It may be hard to believe with the blizzard weather half the country is still getting, but: spring break is almost upon us, which means vacation season—and many employees are starting to count the days until their next escape. And with these vacation plans come a bunch of fun challenges for management.

Between arranging coverage plans and accounting for necessary overtime, scheduling during vacation season can feel like—well, the opposite of a vacation. Here are a few tips to help you manage complex schedules during high time-off season.

Think long-term

The sooner vacation plans are set, the easier it is for everyone to plan around them. Workers are more likely to sync their schedules happily and employers are better able to implement coverage plans.

But in order to help employees plan ahead, it’s important that you provide them with the information they need to make plans.
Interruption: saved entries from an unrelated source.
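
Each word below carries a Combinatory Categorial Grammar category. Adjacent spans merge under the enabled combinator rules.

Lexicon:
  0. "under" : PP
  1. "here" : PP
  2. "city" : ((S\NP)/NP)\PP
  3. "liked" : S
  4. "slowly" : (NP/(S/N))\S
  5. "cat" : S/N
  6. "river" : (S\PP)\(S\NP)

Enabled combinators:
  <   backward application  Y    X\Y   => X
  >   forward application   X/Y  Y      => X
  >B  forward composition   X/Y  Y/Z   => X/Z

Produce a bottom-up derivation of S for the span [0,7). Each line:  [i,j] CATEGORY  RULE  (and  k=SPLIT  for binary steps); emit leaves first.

[0,1] PP  lex  "under"
[1,2] PP  lex  "here"
[2,3] ((S\NP)/NP)\PP  lex  "city"
[1,3] (S\NP)/NP  <  k=2
[3,4] S  lex  "liked"
[4,5] (NP/(S/N))\S  lex  "slowly"
[3,5] NP/(S/N)  <  k=4
[5,6] S/N  lex  "cat"
[3,6] NP  >  k=5
[1,6] S\NP  >  k=3
[6,7] (S\PP)\(S\NP)  lex  "river"
[1,7] S\PP  <  k=6
[0,7] S  <  k=1

[0,7] S   <
  [0,1] "under" : PP
  [1,7] S\PP   <
    [1,6] S\NP   >
      [1,3] (S\NP)/NP   <
        [1,2] "here" : PP
        [2,3] "city" : ((S\NP)/NP)\PP
      [3,6] NP   >
        [3,5] NP/(S/N)   <
          [3,4] "liked" : S
          [4,5] "slowly" : (NP/(S/N))\S
        [5,6] "cat" : S/N
    [6,7] "river" : (S\PP)\(S\NP)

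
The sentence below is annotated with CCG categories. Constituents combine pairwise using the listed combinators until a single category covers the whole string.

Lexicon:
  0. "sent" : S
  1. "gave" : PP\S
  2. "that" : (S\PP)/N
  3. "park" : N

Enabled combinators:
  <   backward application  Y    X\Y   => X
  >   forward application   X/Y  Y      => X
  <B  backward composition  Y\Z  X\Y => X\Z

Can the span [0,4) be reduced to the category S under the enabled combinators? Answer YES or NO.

[0,4] S   <
  [0,2] PP   <
    [0,1] "sent" : S
    [1,2] "gave" : PP\S
  [2,4] S\PP   >
    [2,3] "that" : (S\PP)/N
    [3,4] "park" : N

YES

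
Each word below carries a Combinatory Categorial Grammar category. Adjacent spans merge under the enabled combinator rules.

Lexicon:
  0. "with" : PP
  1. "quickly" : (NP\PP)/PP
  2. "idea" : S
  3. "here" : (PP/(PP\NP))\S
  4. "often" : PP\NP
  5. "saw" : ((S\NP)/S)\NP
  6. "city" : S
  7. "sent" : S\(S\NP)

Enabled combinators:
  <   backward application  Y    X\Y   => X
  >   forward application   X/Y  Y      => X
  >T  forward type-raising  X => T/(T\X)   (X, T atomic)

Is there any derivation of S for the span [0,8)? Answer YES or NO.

[0,8] S   <
  [0,7] S\NP   >
    [0,6] (S\NP)/S   <
      [0,5] NP   <
        [0,1] "with" : PP
        [1,5] NP\PP   >
          [1,2] "quickly" : (NP\PP)/PP
          [2,5] PP   >
            [2,4] PP/(PP\NP)   <
              [2,3] "idea" : S
              [3,4] "here" : (PP/(PP\NP))\S
            [4,5] "often" : PP\NP
      [5,6] "saw" : ((S\NP)/S)\NP
    [6,7] "city" : S
  [7,8] "sent" : S\(S\NP)

YES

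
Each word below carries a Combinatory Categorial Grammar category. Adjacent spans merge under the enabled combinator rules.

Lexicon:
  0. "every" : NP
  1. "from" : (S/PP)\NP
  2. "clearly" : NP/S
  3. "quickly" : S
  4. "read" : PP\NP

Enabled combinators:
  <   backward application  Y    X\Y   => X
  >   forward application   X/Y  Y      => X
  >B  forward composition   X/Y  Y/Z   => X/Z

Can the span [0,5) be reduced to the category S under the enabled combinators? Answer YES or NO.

[0,5] S   >
  [0,2] S/PP   <
    [0,1] "every" : NP
    [1,2] "from" : (S/PP)\NP
  [2,5] PP   <
    [2,4] NP   >
      [2,3] "clearly" : NP/S
      [3,4] "quickly" : S
    [4,5] "read" : PP\NP

YES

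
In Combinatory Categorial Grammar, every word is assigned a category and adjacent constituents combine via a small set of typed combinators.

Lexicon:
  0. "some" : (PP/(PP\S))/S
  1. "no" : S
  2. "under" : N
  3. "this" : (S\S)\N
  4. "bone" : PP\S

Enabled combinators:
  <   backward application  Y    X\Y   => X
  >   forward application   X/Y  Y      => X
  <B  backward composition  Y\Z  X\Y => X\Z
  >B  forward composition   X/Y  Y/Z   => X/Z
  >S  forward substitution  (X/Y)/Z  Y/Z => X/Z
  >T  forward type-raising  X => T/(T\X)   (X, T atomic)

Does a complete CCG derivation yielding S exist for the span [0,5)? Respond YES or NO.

(PP/(PP\S))/S S N (S\S)\N PP\S
CKY chart[0,5] = {(PP/(PP\S))/(S\PP), N/(N\PP), NP/(NP\PP), PP, PP/(PP\PP), S/(S\PP)}; S ∉ chart

NO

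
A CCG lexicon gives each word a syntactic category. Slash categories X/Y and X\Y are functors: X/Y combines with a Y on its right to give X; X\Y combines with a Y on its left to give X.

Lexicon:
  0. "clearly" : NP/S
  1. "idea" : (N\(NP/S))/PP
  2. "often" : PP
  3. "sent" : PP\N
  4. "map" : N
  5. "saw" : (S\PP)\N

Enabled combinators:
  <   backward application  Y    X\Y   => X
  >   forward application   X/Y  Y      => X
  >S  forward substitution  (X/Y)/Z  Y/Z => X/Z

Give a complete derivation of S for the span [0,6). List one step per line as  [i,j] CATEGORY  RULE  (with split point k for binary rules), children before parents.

[0,6] S   <
  [0,4] PP   <
    [0,3] N   <
      [0,1] "clearly" : NP/S
      [1,3] N\(NP/S)   >
        [1,2] "idea" : (N\(NP/S))/PP
        [2,3] "often" : PP
    [3,4] "sent" : PP\N
  [4,6] S\PP   <
    [4,5] "map" : N
    [5,6] "saw" : (S\PP)\N

[0,1] NP/S  lex  "clearly"
[1,2] (N\(NP/S))/PP  lex  "idea"
[2,3] PP  lex  "often"
[1,3] N\(NP/S)  >  k=2
[0,3] N  <  k=1
[3,4] PP\N  lex  "sent"
[0,4] PP  <  k=3
[4,5] N  lex  "map"
[5,6] (S\PP)\N  lex  "saw"
[4,6] S\PP  <  k=5
[0,6] S  <  k=4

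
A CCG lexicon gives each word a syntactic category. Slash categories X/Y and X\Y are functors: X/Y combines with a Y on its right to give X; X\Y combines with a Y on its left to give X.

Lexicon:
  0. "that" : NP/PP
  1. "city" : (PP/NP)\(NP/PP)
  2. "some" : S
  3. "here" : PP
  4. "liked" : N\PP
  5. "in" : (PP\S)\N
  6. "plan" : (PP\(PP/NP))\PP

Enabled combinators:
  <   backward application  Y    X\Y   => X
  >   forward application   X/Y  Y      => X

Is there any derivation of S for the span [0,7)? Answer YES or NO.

NO

NP/PP (PP/NP)\(NP/PP) S PP N\PP (PP\S)\N (PP\(PP/NP))\PP
CKY chart[0,7] = {PP}; S ∉ chart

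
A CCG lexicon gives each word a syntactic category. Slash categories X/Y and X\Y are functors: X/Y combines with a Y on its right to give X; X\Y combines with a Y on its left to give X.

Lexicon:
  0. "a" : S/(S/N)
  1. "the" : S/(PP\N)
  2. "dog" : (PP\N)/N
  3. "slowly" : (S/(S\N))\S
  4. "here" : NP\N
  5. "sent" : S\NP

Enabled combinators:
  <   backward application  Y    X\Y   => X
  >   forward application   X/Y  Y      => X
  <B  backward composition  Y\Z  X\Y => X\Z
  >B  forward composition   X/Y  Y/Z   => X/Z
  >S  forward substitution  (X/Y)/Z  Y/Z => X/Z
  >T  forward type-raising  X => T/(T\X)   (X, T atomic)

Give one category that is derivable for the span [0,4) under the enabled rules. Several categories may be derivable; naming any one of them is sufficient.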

This can include providing a schedule of holidays when the business will be closed as well as helping employees understand and anticipate upcoming workloads.

Think reasonably

Large businesses often run into the problem of having too many people asking for the same days off—especially surrounding holiday weekends.

To avoid scheduling conflicts like this, make sure there’s a fair plan in place for dealing with such conflicts (i.e. first come, first served) and ensure employees understand the policy. You should also be clear on whether you’ll be busier leading up to a holiday, or right after.

This encourages employees to take time off when they need it, but discourages them from abusing the policy or putting too much of a strain on coworkers or the business.

Be organized

One-off meetings and paperwork can easily get lost in the shuffle among regular day-to-day job activities. This can create the risk of approving time off, then forgetting to plan for it. Or worse, verbally approving time off, then telling an employee they can’t actually have it.

Make sure you have a system in place to keep track of anything you might need to consider when approving vacation days. This can range from a sophisticated workforce management system to just having a checklist of things you need to make sure get done.

Vacation is meant to be a time for employees to relax and recharge, so removing unnecessary barriers to booking, and enjoying, time off is better for everyone in the long run.

And remember: managers and owners need vacations as much as employees do, so take one!